Já está em vigor o incentivo à criação voluntária de redes sociais entre vizinhos que cooperem mutuamente para a vigilância do bairro. A medida é também uma forma de acabar com a fama do campo-grandense que não dá nem "bom dia" aos moradores que moram ao lado de suas residências e prevê ainda que eles formem grupos, com objetivo de firmar compromisso de ajuda mútua, comunicando-se entre si e avisando caso algo suspeito ocorra na casa do outro.

Para isso, os vizinhos terão que compartilhar seus contatos telefônicos para se comunicar em grupo as suas rotinas ou a ocorrência de longas ausências como viagens, para manter um relacionamento mais estreito entre os moradores, que poderão ligar ou receber ligações a qualquer hora do dia ou da noite, em caso de situações de risco e adotar outros procedimentos necessários.

A lei ainda garante o “Kit Vizinho Solidário”, que será composto por: placas ou adesivos “Vizinho Solidário” de identificação, que deverão ser fixadas em local visível da residência; apito ou alarme comunitário; lista com os números dos telefones dos participantes do grupo e acesso às câmeras de monitoramento, quando existir. "As despesas para a execução dos banners, adesivos, placas e apitos ficarão a cargo dos participantes ou de algum patrocinador", especifica o texto da lei.

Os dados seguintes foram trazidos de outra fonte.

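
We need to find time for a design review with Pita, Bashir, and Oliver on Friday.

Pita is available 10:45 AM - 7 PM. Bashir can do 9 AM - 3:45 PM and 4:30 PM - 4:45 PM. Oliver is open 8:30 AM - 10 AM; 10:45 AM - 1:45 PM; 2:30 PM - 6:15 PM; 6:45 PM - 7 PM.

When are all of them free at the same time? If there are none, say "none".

10:45-13:45, 14:30-15:45, 16:30-16:45

Pita ∩ Bashir: 10:45-15:45, 16:30-16:45.
Pita ∩ Bashir ∩ Oliver: 10:45-13:45, 14:30-15:45, 16:30-16:45.
Those are the intersection windows.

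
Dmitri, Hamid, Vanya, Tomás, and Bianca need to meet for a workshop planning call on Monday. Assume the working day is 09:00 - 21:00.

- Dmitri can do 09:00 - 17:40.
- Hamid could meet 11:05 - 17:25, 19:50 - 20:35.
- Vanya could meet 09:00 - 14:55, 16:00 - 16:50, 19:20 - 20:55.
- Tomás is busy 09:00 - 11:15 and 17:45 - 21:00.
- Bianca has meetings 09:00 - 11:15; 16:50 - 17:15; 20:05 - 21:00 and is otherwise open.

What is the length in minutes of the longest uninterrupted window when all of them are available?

Dmitri free: 09:00-17:40.
Hamid free: 11:05-17:25, 19:50-20:35.
Vanya free: 09:00-14:55, 16:00-16:50, 19:20-20:55.
Tomás free: 11:15-17:45 (invert busy blocks within the working day).
Bianca free: 11:15-16:50, 17:15-20:05 (invert busy blocks within the working day).
Dmitri ∩ Hamid: 11:05-17:25.
Dmitri ∩ Hamid ∩ Vanya: 11:05-14:55, 16:00-16:50.
Dmitri ∩ Hamid ∩ Vanya ∩ Tomás: 11:15-14:55, 16:00-16:50.
Dmitri ∩ Hamid ∩ Vanya ∩ Tomás ∩ Bianca: 11:15-14:55, 16:00-16:50.
So the common availability across everyone is 11:15-14:55, 16:00-16:50.
The longest is 11:15-14:55 at 220 minutes.

220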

O prefeito vetou o artigo que tratava da obrigação de realização de palestras e seminários nos bairros, ministradas por pessoas ou entidades voluntárias da área da segurança pública, com o objetivo de conscientizar os participantes da necessidade de zelarem pela segurança uns dos outros e resgatar o sentimento comunitário e melhorar as relações entre a polícia e o público.

Também foi retirado do projeto a obrigação dos presidentes de bairros ou as associações de bairros, Conselho de Segurança e outras entidades de seguranças, além de entidades assistenciais, quando solicitadas, de aplicarem o projeto voluntariamente.